Your therapist can't sell your secrets, but your AI chatbot can — until now, maybe.
The Summary
- Senator Elizabeth Warren and Rep. Mary Gay Scanlon are updating the Health and Location Data Protection Act to explicitly ban AI companies from selling users' health and location data to brokers
- The 2022 version targeted data brokers; the 2026 version targets the companies feeding them — including ChatGPT, Claude, and other AI platforms
- The bill recognizes what HIPAA doesn't: your mental health conversation with an AI isn't protected like one with a licensed therapist
The Signal
The original Health and Location Data Protection Act died quietly in 2022. Data brokers kept brokering. Four years later, the problem got an AI-shaped upgrade.

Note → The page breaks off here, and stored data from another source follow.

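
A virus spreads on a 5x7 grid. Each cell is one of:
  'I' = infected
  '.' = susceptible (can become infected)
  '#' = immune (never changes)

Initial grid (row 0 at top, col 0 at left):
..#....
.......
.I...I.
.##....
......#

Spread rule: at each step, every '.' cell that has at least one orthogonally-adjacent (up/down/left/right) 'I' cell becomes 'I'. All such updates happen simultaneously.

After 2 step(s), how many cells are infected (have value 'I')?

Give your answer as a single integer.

Step 0 (initial): 2 infected
Step 1: +7 new -> 9 infected
Step 2: +11 new -> 20 infected

Answer: 20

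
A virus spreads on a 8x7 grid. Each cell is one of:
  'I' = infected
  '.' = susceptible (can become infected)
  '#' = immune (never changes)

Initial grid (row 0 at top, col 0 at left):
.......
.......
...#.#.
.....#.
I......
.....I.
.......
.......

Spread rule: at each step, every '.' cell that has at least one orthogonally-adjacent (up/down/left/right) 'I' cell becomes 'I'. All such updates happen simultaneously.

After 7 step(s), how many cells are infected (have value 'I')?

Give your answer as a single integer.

Step 0 (initial): 2 infected
Step 1: +7 new -> 9 infected
Step 2: +11 new -> 20 infected
Step 3: +12 new -> 32 infected
Step 4: +9 new -> 41 infected
Step 5: +5 new -> 46 infected
Step 6: +5 new -> 51 infected
Step 7: +2 new -> 53 infected

Answer: 53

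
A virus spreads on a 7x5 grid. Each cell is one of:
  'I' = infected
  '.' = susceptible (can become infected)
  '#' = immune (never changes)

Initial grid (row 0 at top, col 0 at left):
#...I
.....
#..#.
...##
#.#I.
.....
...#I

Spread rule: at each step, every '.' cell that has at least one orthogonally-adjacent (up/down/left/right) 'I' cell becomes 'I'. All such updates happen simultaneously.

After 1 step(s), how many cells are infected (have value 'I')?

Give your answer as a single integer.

Answer: 8

Derivation:
Step 0 (initial): 3 infected
Step 1: +5 new -> 8 infected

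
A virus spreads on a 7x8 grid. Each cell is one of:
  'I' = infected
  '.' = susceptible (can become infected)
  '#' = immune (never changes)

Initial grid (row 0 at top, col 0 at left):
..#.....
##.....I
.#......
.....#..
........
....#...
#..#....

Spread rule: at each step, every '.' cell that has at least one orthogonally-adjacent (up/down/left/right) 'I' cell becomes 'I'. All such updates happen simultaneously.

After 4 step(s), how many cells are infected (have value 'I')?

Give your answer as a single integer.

Step 0 (initial): 1 infected
Step 1: +3 new -> 4 infected
Step 2: +4 new -> 8 infected
Step 3: +5 new -> 13 infected
Step 4: +5 new -> 18 infected

Answer: 18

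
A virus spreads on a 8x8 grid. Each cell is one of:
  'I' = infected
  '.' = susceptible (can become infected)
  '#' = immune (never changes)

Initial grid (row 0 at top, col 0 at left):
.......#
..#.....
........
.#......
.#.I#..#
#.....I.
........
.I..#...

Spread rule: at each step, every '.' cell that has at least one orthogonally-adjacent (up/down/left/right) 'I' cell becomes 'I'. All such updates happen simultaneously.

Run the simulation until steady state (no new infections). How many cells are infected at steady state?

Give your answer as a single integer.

Step 0 (initial): 3 infected
Step 1: +10 new -> 13 infected
Step 2: +15 new -> 28 infected
Step 3: +9 new -> 37 infected
Step 4: +6 new -> 43 infected
Step 5: +7 new -> 50 infected
Step 6: +4 new -> 54 infected
Step 7: +2 new -> 56 infected
Step 8: +0 new -> 56 infected

Answer: 56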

People tell AI chatbots everything. Anxiety symptoms. Medication side effects. Where they were when the panic attack hit. The kind of intimate health detail you'd share with a therapist, except your therapist operates under HIPAA and your chatbot operates under a terms-of-service agreement written by product lawyers optimizing for data collection.
"Your therapist can't sell your secrets, but your AI chatbot can — until now, maybe."
The updated bill closes the loop. Instead of just banning data brokers from buying and selling health and location data, it bans the originating companies from selling to brokers in the first place. OpenAI, Anthropic, Google, Meta — if you're running an AI platform where users disclose health information, you can't package it up and sell it downstream.
Here's what makes this different from typical privacy theater:
- It acknowledges AI chatbots as health data collection points, not just "productivity tools"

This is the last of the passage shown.